Hi all, more than a year ago I
posted here about how I started biking to work.
Well, it's now 14 months later and I'm still at it. I’m sharing this in the Badassity forum not merely to brag, but in the hopes that these testimonials will motivate others to get off the Lazy-Boy chair you’re hauling around town in your four-wheeled, 2-ton metal smoginator (i.e. motor vehicle), and
get on your bike!
Some stats:
- 207 round trips of ~6.3 miles each way
- 2,635.25 miles
- $2,135.76 in expenses - bike, pedals, helmet, shoes, shoe booties, tools, repairs, lots of clothes for summer to winter, gloves, winter gloves, jacket, tights, shorts, socks, panniers, DIY maintenance stuff, rack, lights, etc. I know this is a lot and I may have overdone it a bit..
- $3,003.38 - estimated savings including gas, car maintenance, registration, property tax, canceling car insurance (after selling car)
- $867.62 in net savings, and going up approximately $170/month now that my initial expenses are over
Now that I’ve bought most of the gear I need, I expect to save more than $2,000 annually, as long as I can keep this up. I think my total savings, though, are actually quite a bit
more than this thanks to the ripple effects of the list below, which I'm not even including in my savings tally:
- I am bringing my lunch to work far more than I used to; this is because it’s a pain to go out to lunch on the bike and it’s easier to bring the lunch.
- Riding a bike, it’s a lot harder to go shopping after work, so...I don’t. I just ride home. Saves me on impulse or worthless spending.
- I still go to happy hour, but stop at 2 beers...too hard to bike on a buzz. I might save $150+ annually on that.
- I dropped the $40/month gym membership that I hardly used anyway
- Biking and saving money is a daily reminder of why I’m trying to be frugal, and it helps keep me on the path to FI.
Let's be generous and add this up above and put it into the savings column. The $40/month gym membership is $480. Let's say I save $15/week in lunches (I do still eat out occasionally) so that's another $600 annually. And let's say I save another $50/month by reducing stupid spending on who knows what, simply because it's too hard to go shopping and spending on a bike, for another $600 in annual savings. That get's my annual savings up to around
$3,700 if I want to count things more liberally.
All of that above is about saving money. But I'm also saving
time. Here's my daily time spent biking:
+ 28 minute bike in morning
+ 28 minute bike in evening
+ 30 minutes getting ready, packing work clothes, getting bike clothes and gear on and off, locking up bike, etc. (~15 minutes each way)86 minutes total
Now, suppose I drove to work, but also exercise each weekday at a gym or elsewhere (which is what you should do):
+ 25 minute drive in morning (only 5 minutes faster (!) on average than biking, some days better, some worse)

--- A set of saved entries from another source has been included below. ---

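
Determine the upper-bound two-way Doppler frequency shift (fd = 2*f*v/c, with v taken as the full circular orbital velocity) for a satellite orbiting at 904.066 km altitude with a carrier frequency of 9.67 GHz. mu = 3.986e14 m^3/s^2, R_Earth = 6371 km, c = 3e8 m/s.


r = 7.275066e+06 m
v = sqrt(mu/r) = 7402.0187 m/s (worst-case radial velocity)
f = 9.67 GHz = 9.67e+09 Hz
fd = 2*f*v/c = 2*9.67e+09*7402.0187/3.0e+08
fd = 477183.4727 Hz

477183.4727 Hz


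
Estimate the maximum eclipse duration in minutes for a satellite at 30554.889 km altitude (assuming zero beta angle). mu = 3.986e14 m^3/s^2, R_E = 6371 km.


r = 36925.8890 km
T = 1176.9457 min
Eclipse fraction = arcsin(R_E/r)/pi = arcsin(6371.0000/36925.8890)/pi
= arcsin(0.1725348)/pi = 0.05519572
Eclipse duration = 0.05519572 * 1176.9457 = 64.9624 min

64.9624 minutes


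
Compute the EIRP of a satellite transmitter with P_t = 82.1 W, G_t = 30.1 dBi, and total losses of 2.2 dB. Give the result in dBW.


Pt = 82.1 W = 19.1434 dBW
EIRP = Pt_dBW + Gt - losses = 19.1434 + 30.1 - 2.2 = 47.0434 dBW

47.0434 dBW


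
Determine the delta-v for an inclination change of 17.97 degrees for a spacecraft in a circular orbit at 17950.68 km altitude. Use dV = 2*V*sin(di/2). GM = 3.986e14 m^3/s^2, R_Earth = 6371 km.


r = 24321.6800 km = 2.432168e+07 m
V = sqrt(mu/r) = 4048.2923 m/s
di = 17.97 deg = 0.3136357 rad
dV = 2*V*sin(di/2) = 2*4048.2923*sin(0.1568178)
dV = 1264.4913 m/s = 1.2645 km/s

1.2645 km/s


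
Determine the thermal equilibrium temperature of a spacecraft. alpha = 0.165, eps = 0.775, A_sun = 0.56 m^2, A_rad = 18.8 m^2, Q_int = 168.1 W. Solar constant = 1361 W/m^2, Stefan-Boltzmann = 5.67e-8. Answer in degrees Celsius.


Numerator = alpha*S*A_sun + Q_int = 0.165*1361*0.56 + 168.1 = 293.8564 W
Denominator = eps*sigma*A_rad = 0.775*5.67e-8*18.8 = 8.26119e-07 W/K^4
T^4 = 3.5570711e+08 K^4
T = 137.3324 K = -135.8176 C

-135.8176 degrees Celsius


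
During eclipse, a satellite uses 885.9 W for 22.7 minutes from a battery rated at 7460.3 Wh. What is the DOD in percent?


E_used = P * t / 60 = 885.9 * 22.7 / 60 = 335.1655 Wh
DOD = E_used / E_total * 100 = 335.1655 / 7460.3 * 100
DOD = 4.4927 %

4.4927 %


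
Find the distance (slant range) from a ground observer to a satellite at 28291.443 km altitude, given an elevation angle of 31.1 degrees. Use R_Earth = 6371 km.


h = 28291.443 km, el = 31.1 deg
d = -R_E*sin(el) + sqrt((R_E*sin(el))^2 + 2*R_E*h + h^2)
d = -6371.0000*sin(0.5427974) + sqrt((6371.0000*0.5165333)^2 + 2*6371.0000*28291.443 + 28291.443^2)
d = 30939.6336 km

30939.6336 km


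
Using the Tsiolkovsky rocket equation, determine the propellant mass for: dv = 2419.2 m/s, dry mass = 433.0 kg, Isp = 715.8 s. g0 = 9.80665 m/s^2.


ve = Isp * g0 = 715.8 * 9.80665 = 7019.600070 m/s
mass ratio = exp(dv/ve) = exp(2419.2/7019.600070) = 1.41147466
m_prop = m_dry * (mr - 1) = 433.0 * (1.41147466 - 1)
m_prop = 178.1685 kg

178.1685 kg


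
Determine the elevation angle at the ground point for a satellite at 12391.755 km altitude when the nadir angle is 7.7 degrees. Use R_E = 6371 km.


r = R_E + alt = 18762.7550 km
Law of sines in the satellite / Earth-center / ground-point triangle:
  sin(nadir)/R_E = sin(90 + el)/r  =>  cos(el) = (r/R_E)*sin(nadir)
cos(el) = (18762.7550 / 6371.0000) * sin(7.7 deg) = 0.3945927
el = arccos(0.3945927) = 66.7594 deg
(Earth-central angle = 90 - nadir - el = 15.5406 deg)

66.7594 degrees


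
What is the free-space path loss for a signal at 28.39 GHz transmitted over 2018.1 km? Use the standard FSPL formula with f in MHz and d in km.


f = 28.39 GHz = 28390.0000 MHz
d = 2018.1 km
FSPL = 32.44 + 20*log10(28390.0000) + 20*log10(2018.1)
FSPL = 32.44 + 89.0633 + 66.0989
FSPL = 187.6022 dB

187.6022 dB


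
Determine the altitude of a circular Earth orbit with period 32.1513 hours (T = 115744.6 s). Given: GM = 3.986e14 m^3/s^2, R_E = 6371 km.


T = 115744.6 s
r = (mu*T^2/(4*pi^2))^(1/3) = (3.986e14 * 115744.6^2 / (4*pi^2))^(1/3)
r = 5.133257e+07 m = 51332.5704 km
alt = r - R_E = 51332.5704 - 6371 = 44961.5704 km

44961.5704 km


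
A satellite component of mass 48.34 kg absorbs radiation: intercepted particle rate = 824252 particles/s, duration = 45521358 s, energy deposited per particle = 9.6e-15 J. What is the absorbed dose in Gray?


Total energy deposited = rate * time * E_per
  = 824252 * 45521358 * 9.6e-15 = 0.3602023 J
Dose = E_total / mass = 0.3602023 / 48.34
Dose = 0.007451433 Gy

0.0075 Gy


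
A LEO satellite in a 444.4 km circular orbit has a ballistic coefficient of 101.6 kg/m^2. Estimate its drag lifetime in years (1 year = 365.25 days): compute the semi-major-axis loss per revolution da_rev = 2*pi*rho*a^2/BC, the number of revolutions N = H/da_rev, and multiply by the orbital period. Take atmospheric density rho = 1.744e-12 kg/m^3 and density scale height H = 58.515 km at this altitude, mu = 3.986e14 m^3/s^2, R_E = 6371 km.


a = R_E + alt = 6815.4000 km = 6.8154e+06 m
da_rev = 2*pi*rho*a^2/BC = 2*pi*1.744e-12*(6.8154e+06)^2/101.6 = 5.009742 m per revolution
N = H/da_rev = 58515.0000 m / 5.009742 m = 11680.2427 revolutions
P = 2*pi*sqrt(a^3/mu) = 5599.4871 s
lifetime = N*P = 11680.2427 * 5599.4871 = 6.5403368e+07 s = 756.9834 days
years = 756.9834 / 365.25 = 2.0725 years

2.0725 years


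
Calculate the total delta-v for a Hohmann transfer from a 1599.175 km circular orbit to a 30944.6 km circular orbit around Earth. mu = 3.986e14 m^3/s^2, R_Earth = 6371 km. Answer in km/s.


r1 = 7970.1750 km = 7.970175e+06 m
r2 = 37315.6000 km = 3.73156e+07 m
dv1 = sqrt(mu/r1)*(sqrt(2*r2/(r1+r2)) - 1) = 2006.6212 m/s
dv2 = sqrt(mu/r2)*(1 - sqrt(2*r1/(r1+r2))) = 1329.2505 m/s
total dv = |dv1| + |dv2| = 2006.6212 + 1329.2505 = 3335.8717 m/s = 3.3359 km/s

3.3359 km/s


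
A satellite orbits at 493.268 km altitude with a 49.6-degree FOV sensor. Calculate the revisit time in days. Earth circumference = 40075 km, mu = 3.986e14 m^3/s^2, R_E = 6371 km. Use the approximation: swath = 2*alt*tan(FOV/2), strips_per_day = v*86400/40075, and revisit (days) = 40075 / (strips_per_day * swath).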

+ 25 minute drive in evening
+ 20 minutes getting into/out of gym, parking, getting dressed, etc.
+ 60 minutes exercising in gym (same time as on bike)130 minutes
So, since I get to multi-task on my bike ride--I'm simultaneously commuting and exercising, rather than doing them separately--I'm actually
saving around 45 minutes a day compared to driving to work and going to the gym (or doing some other sort of exercise). Now, this is just a theoretical savings because I wasn't actually exercising every day when I was driving to work -- it just didn't happen. But when you bike to work, you get in your exercise no matter what. And I'd much rather be outside biking, even on a road with a lot of cars, than being cooped up in a gym.
[As an aside, a gymbot might want to have a more well-rounded exercise and weight training program. I get that. But for me, the reality was that with my car-based commute,
I just wasn't making it to the gym. So, while biking twice a day is inferior to a better fitness regimen
in the abstract fantasy world, it is far better than the no-exercise regimen
that was my real-world reality.]
Everything I’ve written above is purely about saving money and creating more time, but as just about any bike commuter can attest, the non-economic benefits are even greater. I feel healthier, less stressed, and I’m the best shape I’ve been in since I exercised regularly in college 20+ years ago. Even though I ride the same route every day, I still love it. It’s just plain old fun, even in the rain and cold.
What my example shows is that even a sedentary guy in his early 40s, who hadn’t biked 100 miles in the previous 20 years, can do this if you can overcome the excuses and do it.
The crazy thing, my co-workers look at me with a mix of pity and amazement, especially when they see me after biking in on a rainy or sleeting day. But
I feel sorry for
them. After discovering bicycle commuting, I will NEVER go back to driving to work unless I lose my health or something extreme happens. Once, on a vacation day, I had to drive in commuting traffic and I just about wanted to stop my car, get out, and jump off the overpass. I'd much rather be zipping along on my bike, even in rain or heat, than be entombed in a car trapped in miles of bumper to bumper traffic. I’m done with that insanity---biking is freedom and I will not go back.